Tuesday, May 29, 2007

Oh good grief!

Looks like Clay and Shawn will be riding home in wet gear after losing games next season if they don't make the Wild Roster.

Oh well... at least I wont have to see him across the rink anymore - and maybe we'll have a shot at 1st in the division. Maybe. lol .... (I doubt Hamilton would give Carey back...)


Minnesota native has seven NHL seasons, IHL championship to his credit

HOUSTON, Texas – Kevin Constantine, a former runner-up for the National Hockey League’s Coach of the Year honor, has been named the head coach of the American Hockey League’s Houston Aeros, the team announced Tuesday. Constantine spent the last four seasons as head coach of the Western Hockey League’s Everett Silvertips. The announcement was made by Minnesota Wild President/General Manager Doug Risebrough. The Aeros are the Wild's primary developmental affiliate.

“A development team requires a leader who will teach the players the game, while at the same time instilling the discipline, accountability and hard work required to play in the NHL for this organization,” Minnesota Wild Assistant General Manager/Aeros General Manager Tom Lynn said. “Kevin has a demonstrated record of all of these elements. In addition, he has had success coaching at all levels of hockey, and in particular in developing younger players.”

Constantine, 48 (12/27/58), has been behind the bench as a head coach for more than 1,000 combined games, presiding over teams in the United States Hockey League (USHL), International Hockey League (IHL), National Hockey League (NHL) and Western Hockey League (WHL).

The native of International Falls, Minn., accrued a 159-153-66 mark in seven National Hockey League seasons with San Jose, Pittsburgh and New Jersey. Two seasons after helping Kansas City claim the International Hockey League’s Turner Cup championship in 1991-92, Constantine took over a Sharks team that won just 11 games the previous season. Constantine led San Jose to a 33-35-16 record in 1993-94 and a first-round upset of Detroit in the Western Conference Quarterfinals. He was the runner-up to current Minnesota Wild head coach Jacques Lemaire for the Jack Adams Trophy as the NHL’s top coach, after the Sharks improved a league-record 58 points. Constantine is the only NHL coach to ever lead a pair of eight seeds over a No. 1 seed, having also led Pittsburgh over New Jersey in 1998-99.
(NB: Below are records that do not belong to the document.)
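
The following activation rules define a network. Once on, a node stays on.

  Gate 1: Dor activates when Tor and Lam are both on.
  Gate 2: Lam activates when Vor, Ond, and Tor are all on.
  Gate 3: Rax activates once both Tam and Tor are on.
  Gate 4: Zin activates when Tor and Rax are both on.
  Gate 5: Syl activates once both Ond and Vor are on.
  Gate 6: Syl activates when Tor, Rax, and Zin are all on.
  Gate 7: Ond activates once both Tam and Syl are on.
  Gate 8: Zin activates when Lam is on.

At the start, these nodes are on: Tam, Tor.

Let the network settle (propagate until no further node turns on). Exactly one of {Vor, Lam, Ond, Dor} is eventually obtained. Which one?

Tam and Tor are on, so Rax activates (Gate 3).
Tor and Rax are on, so Zin activates (Gate 4).
Gate 6: Tor, Rax, and Zin on → Syl on.
Tam and Syl are on, so Ond activates (Gate 7).
Lam would need Vor, Ond, and Tor (Gate 2), but Vor never turns on. Dor would need Tor and Lam (Gate 1), but Lam never turns on. No rule produces Vor, and it is not given.

Ond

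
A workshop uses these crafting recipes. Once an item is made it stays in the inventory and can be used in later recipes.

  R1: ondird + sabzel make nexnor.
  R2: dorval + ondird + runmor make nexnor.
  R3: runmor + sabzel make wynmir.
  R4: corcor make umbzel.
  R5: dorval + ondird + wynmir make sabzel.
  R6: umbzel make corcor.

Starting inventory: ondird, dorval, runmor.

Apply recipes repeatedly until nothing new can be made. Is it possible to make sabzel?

sabzel would need dorval, ondird, and wynmir (R5), but wynmir is never obtained.

No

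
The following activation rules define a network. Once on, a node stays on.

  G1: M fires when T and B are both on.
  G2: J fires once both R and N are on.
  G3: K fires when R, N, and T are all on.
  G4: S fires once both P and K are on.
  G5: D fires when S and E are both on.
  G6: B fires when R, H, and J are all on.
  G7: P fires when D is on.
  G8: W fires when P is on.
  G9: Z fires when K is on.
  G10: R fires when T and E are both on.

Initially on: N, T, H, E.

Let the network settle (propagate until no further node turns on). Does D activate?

No

D would need S and E (G5), but S never turns on.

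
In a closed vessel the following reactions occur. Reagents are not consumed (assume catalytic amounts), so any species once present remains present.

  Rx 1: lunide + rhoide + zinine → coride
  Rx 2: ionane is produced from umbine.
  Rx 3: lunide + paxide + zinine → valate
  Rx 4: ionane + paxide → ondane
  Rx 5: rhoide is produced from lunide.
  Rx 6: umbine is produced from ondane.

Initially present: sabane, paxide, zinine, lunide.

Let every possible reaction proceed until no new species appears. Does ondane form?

ondane would need ionane and paxide (Rx 4), but ionane never forms.

No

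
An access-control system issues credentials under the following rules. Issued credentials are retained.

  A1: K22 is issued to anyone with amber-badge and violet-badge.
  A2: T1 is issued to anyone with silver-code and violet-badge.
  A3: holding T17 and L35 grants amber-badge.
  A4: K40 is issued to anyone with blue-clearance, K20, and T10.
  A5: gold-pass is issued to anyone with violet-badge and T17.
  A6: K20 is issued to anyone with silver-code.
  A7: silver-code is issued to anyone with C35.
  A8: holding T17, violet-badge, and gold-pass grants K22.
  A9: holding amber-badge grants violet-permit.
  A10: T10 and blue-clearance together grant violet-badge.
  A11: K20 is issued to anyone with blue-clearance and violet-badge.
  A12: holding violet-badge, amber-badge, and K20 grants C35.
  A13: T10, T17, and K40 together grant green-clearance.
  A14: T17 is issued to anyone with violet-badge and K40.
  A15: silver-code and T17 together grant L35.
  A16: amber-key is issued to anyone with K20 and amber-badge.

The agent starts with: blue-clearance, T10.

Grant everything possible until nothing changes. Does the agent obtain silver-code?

No

silver-code would need C35 (A7), but C35 is never granted.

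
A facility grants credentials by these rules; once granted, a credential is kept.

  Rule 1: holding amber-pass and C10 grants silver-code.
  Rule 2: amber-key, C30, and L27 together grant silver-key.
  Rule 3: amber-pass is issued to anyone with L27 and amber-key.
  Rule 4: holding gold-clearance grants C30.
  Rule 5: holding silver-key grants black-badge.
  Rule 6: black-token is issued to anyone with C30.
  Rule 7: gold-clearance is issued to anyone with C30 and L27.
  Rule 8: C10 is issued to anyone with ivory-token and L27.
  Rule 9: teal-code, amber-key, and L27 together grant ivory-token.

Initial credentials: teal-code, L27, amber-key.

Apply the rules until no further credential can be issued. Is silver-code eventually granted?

Holding L27 and amber-key grants amber-pass (Rule 3).
Holding teal-code, amber-key, and L27 grants ivory-token (Rule 9).
Holding ivory-token and L27 grants C10 (Rule 8).
Holding amber-pass and C10 grants silver-code (Rule 1).

Yes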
Constantine joined expansion Everett in 2003-04 and led the Silvertips to a 162-106-20 mark in four seasons. Everett won division titles in three of his four seasons there, and advanced to the WHL Final in its inaugural season, helping Constantine land Coach of the Year honors. In 2006-07, Constantine led the Silvertips to a 54-15-1-2 record and a berth in the Western Conference Semifinals. Among the players under Constantine’s tutelage in Washington have been Ondrej Fiala, the Wild’s second-round pick (No. 40 overall) in the 2006 NHL Entry Draft, and Peter Mueller, the eighth-overall pick by Phoenix in 2006.

In two seasons with Kansas City, Constantine’s Blades went 102-48-14. Constantine has also served as an assistant coach with NHL Calgary, IHL Kalamazoo, and as head coach of North Iowa and Rochester of the United States Hockey League. Constantine also founded the North American Hockey League’s Pittsburgh Forge in 2001. The Forge compiled an 80-24-8 record in his two seasons there. Eighteen Forge players earned Division I scholarships.

Constantine played amateur hockey at Rensselaer Polytechnic Institute in upstate New York and was Montreal’s ninth-round pick (No. 154 overall) in the 1978 NHL Amateur Draft.

Cosntantine has three sons: Mathew, Jeffrey and Nicholas.